The next year, he and Wynia-Eide painted over the coworkers’ names with the names of people who meant something to the couple. While the choices often veer toward science and science fiction, the range has widened as the years have gone on. Justice Ginsburg’s large stone has in past Halloween graveyards held the names of actor John Hurt (Alien, 1984), Star Trek’s Leonard Nimoy, Groundhog Day director and Ghostbuster Harold Ramis, Babylon 5 actor and talk radio host Jerry Doyle, and Motörhead’s Lemmy Kilmister—sorry, that’s Ian Fraser Kilmister. Full names, titles, distinctive fonts, and a personalized quote from the person or a character they played are part of the tribute. This year’s British actors are actually Dame Enid Diana Elizabeth Rigg and Sir Ian Holm Cuthbert. When young actor Anton Yelchin died in 2016, his gravestone had Cyrillic letters.

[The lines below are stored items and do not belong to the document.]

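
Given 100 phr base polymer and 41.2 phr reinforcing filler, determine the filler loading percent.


Filler % = filler / (rubber + filler) * 100
= 41.2 / (100 + 41.2) * 100
= 41.2 / 141.2 * 100
= 29.18%

29.18%


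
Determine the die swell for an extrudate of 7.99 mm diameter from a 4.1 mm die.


Die swell ratio = D_extrudate / D_die
= 7.99 / 4.1
= 1.949

Die swell = 1.949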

“Not everybody’s going to get the name, so I try to get quotes that people can look up, or at least twig on,” says Eide. Spinney’s stone mentions “Mr. Looper,” which is what Big Bird would call Mr. Hooper, the Sesame Street grocer.
Friends had wondered if they'd follow their tradition this year, and they say they did think about skipping it—for about two minutes. “Death has been such a part of this year," Wynia-Eide says, “and this could feel a bit like celebrating it.”

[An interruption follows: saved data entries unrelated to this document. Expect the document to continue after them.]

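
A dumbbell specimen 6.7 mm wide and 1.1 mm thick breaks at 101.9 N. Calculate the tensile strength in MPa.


Area = width * thickness = 6.7 * 1.1 = 7.37 mm^2
TS = force / area = 101.9 / 7.37 = 13.83 MPa

13.83 MPa


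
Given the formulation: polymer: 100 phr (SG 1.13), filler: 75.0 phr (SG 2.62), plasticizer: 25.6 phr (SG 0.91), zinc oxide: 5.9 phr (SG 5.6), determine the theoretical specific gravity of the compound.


Sum of weights = 206.5
Volume contributions:
  polymer: 100/1.13 = 88.4956
  filler: 75.0/2.62 = 28.6260
  plasticizer: 25.6/0.91 = 28.1319
  zinc oxide: 5.9/5.6 = 1.0536
Sum of volumes = 146.3070
SG = 206.5 / 146.3070 = 1.411

SG = 1.411


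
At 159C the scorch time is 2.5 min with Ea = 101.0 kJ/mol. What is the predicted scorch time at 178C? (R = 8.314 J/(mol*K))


Convert temperatures: T1 = 159 + 273.15 = 432.15 K, T2 = 178 + 273.15 = 451.15 K
ts2_new = 2.5 * exp(101000 / 8.314 * (1/451.15 - 1/432.15))
1/T2 - 1/T1 = -9.7454e-05
ts2_new = 0.77 min

0.77 min


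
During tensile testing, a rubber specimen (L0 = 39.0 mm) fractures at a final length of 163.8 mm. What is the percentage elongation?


Elongation = (Lf - L0) / L0 * 100
= (163.8 - 39.0) / 39.0 * 100
= 124.8 / 39.0 * 100
= 320.0%

320.0%


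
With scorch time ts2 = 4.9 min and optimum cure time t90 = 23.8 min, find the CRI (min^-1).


CRI = 100 / (t90 - ts2)
= 100 / (23.8 - 4.9)
= 100 / 18.9
= 5.29 min^-1

5.29 min^-1


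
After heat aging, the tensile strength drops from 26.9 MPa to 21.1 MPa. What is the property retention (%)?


Retention = aged / original * 100
= 21.1 / 26.9 * 100
= 78.4%

78.4%


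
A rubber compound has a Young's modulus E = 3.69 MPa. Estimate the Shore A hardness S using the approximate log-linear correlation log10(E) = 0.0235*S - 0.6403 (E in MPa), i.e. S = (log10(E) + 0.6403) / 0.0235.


log10(E) = 0.0235*S - 0.6403  =>  S = (log10(E) + 0.6403) / 0.0235
log10(3.69) = 0.567026
S = (0.567026 + 0.6403) / 0.0235 = 1.207326 / 0.0235
S = 51.4

Shore A = 51.4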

They did make some adjustments to their annual pre-Halloween retreat “at a giant cabin in the middle of nowhere,” where the tombstones always make their debuts. They had nine guests instead of 25, and everyone had to agree to a full quarantine for two weeks before—not even grocery trips were allowed.
There were second thoughts, too, about the rest of the usual decorations, a major lure for neighborhood trick-or-treaters who speak of the house with reverence, for its elaborate displays and full-size candy bars handed out by fully costumed adults. “I was a little concerned that we're putting up lights and decorations, essentially saying, “Yes, still trick-or-treat,’ and that’s not recommended right now,” says Eide, who notes their household has been pretty locked down through the pandemic. “But I don’t want to not decorate, and I don’t want to punish kids.”
While I interview the couple on their porch, a couple with a toddler walk by and admire the graveyard, the orange lights, the horse skeleton, the ravens, the ghoulish figure in a tree. They liken the scene to Disneyland. At this point, though, a few days before Halloween, only a fraction of decorations had been put out. Among the items still to come was the candy chute with a skull at the end, and there were plans for disinfectant, distanced waiting spots marked with X's, and one-way arrows. “We’re taking [safety precautions] as seriously as we can,” says Eide, who says they get about 30 to 45 trick-or-treaters in a normal year at their house a couple of blocks north of Green Zebra Grocery.
When some new neighbors moved in across the street just before Halloween one year, they were excited to see what the couple would do for other holidays, like Christmas. Eide had to explain: "This is not about decorating. This is about Halloween."